Another place in Russia that is inseparably connected to Brodsky is the village of Norenskaya, Konoshsky district, Arkhangelsk region, where the poet spent 18 months of his internal exile in 1964-1965, after being charged with social parasitism for not having a day job. Brodsky called this time one of the best periods in his life. Despite the uncertainty of his fate and a longing for home, he worked prolifically – both creatively and physically – read a great deal and mingled with the locals. Scholars are unanimous in the belief that this period of exile greatly influenced Brodsky’s poetic vision, so it is fitting that the country house he rented in Norenskaya will be given the same status as the St. Petersburg apartment.
Brodsky's country house in Arkhangelsk region. Source: PhotoXpress
Norenskaya is now an abandoned village, but locals cherish the memory of Brodsky’s period in the countryside.
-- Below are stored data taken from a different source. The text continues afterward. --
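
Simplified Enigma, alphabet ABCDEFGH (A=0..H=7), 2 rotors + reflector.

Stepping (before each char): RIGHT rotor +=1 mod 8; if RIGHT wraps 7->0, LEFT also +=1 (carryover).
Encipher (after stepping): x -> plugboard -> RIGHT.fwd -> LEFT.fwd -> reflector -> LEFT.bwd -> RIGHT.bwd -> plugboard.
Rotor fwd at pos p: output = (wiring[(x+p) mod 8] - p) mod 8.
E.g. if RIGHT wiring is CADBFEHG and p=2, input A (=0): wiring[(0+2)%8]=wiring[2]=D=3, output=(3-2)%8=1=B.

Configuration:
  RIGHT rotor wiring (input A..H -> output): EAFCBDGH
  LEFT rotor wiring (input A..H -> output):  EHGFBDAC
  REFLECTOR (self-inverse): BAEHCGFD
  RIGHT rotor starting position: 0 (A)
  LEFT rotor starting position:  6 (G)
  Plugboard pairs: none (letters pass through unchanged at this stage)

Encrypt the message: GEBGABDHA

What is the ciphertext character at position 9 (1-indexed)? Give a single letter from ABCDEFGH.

Char 1 ('G'): step: R->1, L=6; G->plug->G->R->G->L->D->refl->H->L'->F->R'->F->plug->F
Char 2 ('E'): step: R->2, L=6; E->plug->E->R->E->L->A->refl->B->L'->D->R'->A->plug->A
Char 3 ('B'): step: R->3, L=6; B->plug->B->R->G->L->D->refl->H->L'->F->R'->G->plug->G
Char 4 ('G'): step: R->4, L=6; G->plug->G->R->B->L->E->refl->C->L'->A->R'->E->plug->E
Char 5 ('A'): step: R->5, L=6; A->plug->A->R->G->L->D->refl->H->L'->F->R'->G->plug->G
Char 6 ('B'): step: R->6, L=6; B->plug->B->R->B->L->E->refl->C->L'->A->R'->A->plug->A
Char 7 ('D'): step: R->7, L=6; D->plug->D->R->G->L->D->refl->H->L'->F->R'->B->plug->B
Char 8 ('H'): step: R->0, L->7 (L advanced); H->plug->H->R->H->L->B->refl->A->L'->C->R'->D->plug->D
Char 9 ('A'): step: R->1, L=7; A->plug->A->R->H->L->B->refl->A->L'->C->R'->E->plug->E

E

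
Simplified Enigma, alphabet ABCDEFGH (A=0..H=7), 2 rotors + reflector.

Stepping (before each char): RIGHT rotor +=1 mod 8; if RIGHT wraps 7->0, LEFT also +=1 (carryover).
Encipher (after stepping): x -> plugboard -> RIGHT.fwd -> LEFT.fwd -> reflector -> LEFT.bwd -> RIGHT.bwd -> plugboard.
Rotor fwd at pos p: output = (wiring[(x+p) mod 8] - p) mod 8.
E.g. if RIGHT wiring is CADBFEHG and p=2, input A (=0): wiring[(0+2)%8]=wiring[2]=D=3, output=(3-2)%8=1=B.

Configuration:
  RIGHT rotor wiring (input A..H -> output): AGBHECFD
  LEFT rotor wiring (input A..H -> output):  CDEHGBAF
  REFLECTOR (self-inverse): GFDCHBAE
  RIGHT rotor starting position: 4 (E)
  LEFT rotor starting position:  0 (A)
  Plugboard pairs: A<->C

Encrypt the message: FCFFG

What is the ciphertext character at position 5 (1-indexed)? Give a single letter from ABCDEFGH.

Char 1 ('F'): step: R->5, L=0; F->plug->F->R->E->L->G->refl->A->L'->G->R'->C->plug->A
Char 2 ('C'): step: R->6, L=0; C->plug->A->R->H->L->F->refl->B->L'->F->R'->B->plug->B
Char 3 ('F'): step: R->7, L=0; F->plug->F->R->F->L->B->refl->F->L'->H->R'->C->plug->A
Char 4 ('F'): step: R->0, L->1 (L advanced); F->plug->F->R->C->L->G->refl->A->L'->E->R'->E->plug->E
Char 5 ('G'): step: R->1, L=1; G->plug->G->R->C->L->G->refl->A->L'->E->R'->F->plug->F

F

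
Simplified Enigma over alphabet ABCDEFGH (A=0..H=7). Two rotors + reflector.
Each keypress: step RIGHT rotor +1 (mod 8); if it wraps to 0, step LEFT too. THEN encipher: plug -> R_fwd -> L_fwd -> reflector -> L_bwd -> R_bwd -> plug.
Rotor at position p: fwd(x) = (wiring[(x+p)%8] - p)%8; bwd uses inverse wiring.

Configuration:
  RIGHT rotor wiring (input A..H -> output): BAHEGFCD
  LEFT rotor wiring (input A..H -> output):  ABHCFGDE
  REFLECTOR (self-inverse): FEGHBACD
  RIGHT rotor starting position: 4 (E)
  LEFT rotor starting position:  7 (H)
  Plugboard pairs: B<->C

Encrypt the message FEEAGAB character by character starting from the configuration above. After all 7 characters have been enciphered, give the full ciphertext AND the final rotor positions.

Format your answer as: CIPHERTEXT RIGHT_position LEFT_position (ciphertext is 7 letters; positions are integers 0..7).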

In 2004, the Konoshsky district central library became the first in the world to be named after Brodsky; an annual literary festival named in his honor has been taking place there since 2011, and in 2013 a movie dedicated to Brodsky’s time in exile was filmed by local journalists and museum workers.
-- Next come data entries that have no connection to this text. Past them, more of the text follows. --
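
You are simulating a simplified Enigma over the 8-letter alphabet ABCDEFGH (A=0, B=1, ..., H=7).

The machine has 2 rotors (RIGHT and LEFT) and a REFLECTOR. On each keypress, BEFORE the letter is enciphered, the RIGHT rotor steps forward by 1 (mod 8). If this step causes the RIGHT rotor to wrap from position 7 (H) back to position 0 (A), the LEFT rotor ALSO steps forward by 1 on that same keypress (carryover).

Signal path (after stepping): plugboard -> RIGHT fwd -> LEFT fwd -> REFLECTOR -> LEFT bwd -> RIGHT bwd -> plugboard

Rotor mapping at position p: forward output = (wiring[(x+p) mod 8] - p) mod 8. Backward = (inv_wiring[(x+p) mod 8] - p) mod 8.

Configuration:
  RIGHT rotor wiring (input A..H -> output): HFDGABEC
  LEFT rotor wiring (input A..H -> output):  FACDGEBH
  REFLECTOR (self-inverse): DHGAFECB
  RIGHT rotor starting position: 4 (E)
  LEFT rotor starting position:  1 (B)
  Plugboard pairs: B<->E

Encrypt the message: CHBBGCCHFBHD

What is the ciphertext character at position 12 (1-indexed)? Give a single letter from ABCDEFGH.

Char 1 ('C'): step: R->5, L=1; C->plug->C->R->F->L->A->refl->D->L'->E->R'->A->plug->A
Char 2 ('H'): step: R->6, L=1; H->plug->H->R->D->L->F->refl->E->L'->H->R'->D->plug->D
Char 3 ('B'): step: R->7, L=1; B->plug->E->R->H->L->E->refl->F->L'->D->R'->A->plug->A
Char 4 ('B'): step: R->0, L->2 (L advanced); B->plug->E->R->A->L->A->refl->D->L'->G->R'->D->plug->D
Char 5 ('G'): step: R->1, L=2; G->plug->G->R->B->L->B->refl->H->L'->E->R'->A->plug->A
Char 6 ('C'): step: R->2, L=2; C->plug->C->R->G->L->D->refl->A->L'->A->R'->F->plug->F
Char 7 ('C'): step: R->3, L=2; C->plug->C->R->G->L->D->refl->A->L'->A->R'->H->plug->H
Char 8 ('H'): step: R->4, L=2; H->plug->H->R->C->L->E->refl->F->L'->F->R'->B->plug->E
Char 9 ('F'): step: R->5, L=2; F->plug->F->R->G->L->D->refl->A->L'->A->R'->E->plug->B
Char 10 ('B'): step: R->6, L=2; B->plug->E->R->F->L->F->refl->E->L'->C->R'->G->plug->G
Char 11 ('H'): step: R->7, L=2; H->plug->H->R->F->L->F->refl->E->L'->C->R'->G->plug->G
Char 12 ('D'): step: R->0, L->3 (L advanced); D->plug->D->R->G->L->F->refl->E->L'->E->R'->G->plug->G

G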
All these initiatives have received active financial and informational support from the local authorities. In 2013, the government of Arkhangelsk region purchased the poet’s old house to restore it and establish a house museum.
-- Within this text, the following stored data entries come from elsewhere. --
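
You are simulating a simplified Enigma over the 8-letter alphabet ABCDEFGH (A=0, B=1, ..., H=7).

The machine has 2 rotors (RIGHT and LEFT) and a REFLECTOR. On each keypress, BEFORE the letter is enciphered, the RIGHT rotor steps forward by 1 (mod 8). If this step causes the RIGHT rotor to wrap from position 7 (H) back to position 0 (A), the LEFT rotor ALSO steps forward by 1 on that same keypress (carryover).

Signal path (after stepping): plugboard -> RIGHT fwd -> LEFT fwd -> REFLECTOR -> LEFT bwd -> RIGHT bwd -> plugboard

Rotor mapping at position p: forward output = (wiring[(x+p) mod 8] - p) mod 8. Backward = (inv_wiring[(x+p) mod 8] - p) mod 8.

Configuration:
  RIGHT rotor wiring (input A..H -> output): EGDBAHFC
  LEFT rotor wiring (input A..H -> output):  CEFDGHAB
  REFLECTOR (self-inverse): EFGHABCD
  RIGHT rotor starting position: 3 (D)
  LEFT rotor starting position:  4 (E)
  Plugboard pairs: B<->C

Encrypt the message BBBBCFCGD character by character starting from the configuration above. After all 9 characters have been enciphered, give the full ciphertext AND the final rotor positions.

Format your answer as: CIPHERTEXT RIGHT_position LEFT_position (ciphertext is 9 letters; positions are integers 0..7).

Char 1 ('B'): step: R->4, L=4; B->plug->C->R->B->L->D->refl->H->L'->H->R'->G->plug->G
Char 2 ('B'): step: R->5, L=4; B->plug->C->R->F->L->A->refl->E->L'->C->R'->A->plug->A
Char 3 ('B'): step: R->6, L=4; B->plug->C->R->G->L->B->refl->F->L'->D->R'->F->plug->F
Char 4 ('B'): step: R->7, L=4; B->plug->C->R->H->L->H->refl->D->L'->B->R'->F->plug->F
Char 5 ('C'): step: R->0, L->5 (L advanced); C->plug->B->R->G->L->G->refl->C->L'->A->R'->E->plug->E
Char 6 ('F'): step: R->1, L=5; F->plug->F->R->E->L->H->refl->D->L'->B->R'->G->plug->G
Char 7 ('C'): step: R->2, L=5; C->plug->B->R->H->L->B->refl->F->L'->D->R'->E->plug->E
Char 8 ('G'): step: R->3, L=5; G->plug->G->R->D->L->F->refl->B->L'->H->R'->E->plug->E
Char 9 ('D'): step: R->4, L=5; D->plug->D->R->G->L->G->refl->C->L'->A->R'->E->plug->E
Final: ciphertext=GAFFEGEEE, RIGHT=4, LEFT=5

Answer: GAFFEGEEE 4 5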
Luckily the house is still intact, although it needs significant work doing on it. The restoration, which started recently, is being carried out with the support of the governor of Arkhangelsk region, Igor Orlov. The restoration project was created with the help of Mikhail Milchik’s restoration company and the Joseph Brodsky Museum Foundation, which attracted considerable funds from private sponsors.
Brodsky’s “American cabinet” gets new exhibits
Joseph Brodsky’s “American cabinet” is a part of display in the Anna Akhmatova Literary and Memorial Museum in the “Fountain House” in St. Petersburg. In 2003, the poet’s widow Maria Brodsky and the Estate of Joseph Brodsky donated some of the poet’s personal belongings from his home in South Hadley, Massachusetts to the Fountain House. Items included his desk, reading lamp, armchair, books and posters. Although the poet’s cabinet has not been reconstructed exactly as it was in South Hadley, the display has been extremely popular among visitors, as it has been the only permanent exhibition devoted to the poet in Russia. Maria Brodsky recently decided to present more of the poet’s personal effects to the museum: furniture and bookshelves from the American apartment where Brodsky lived with Maria and their daughter Ann for the last three years of his life. According to Nina Popova, the director of the Anna Akhmatova Museum, the “American cabinet” exhibition will remain in place after the poet’s new house museum opens.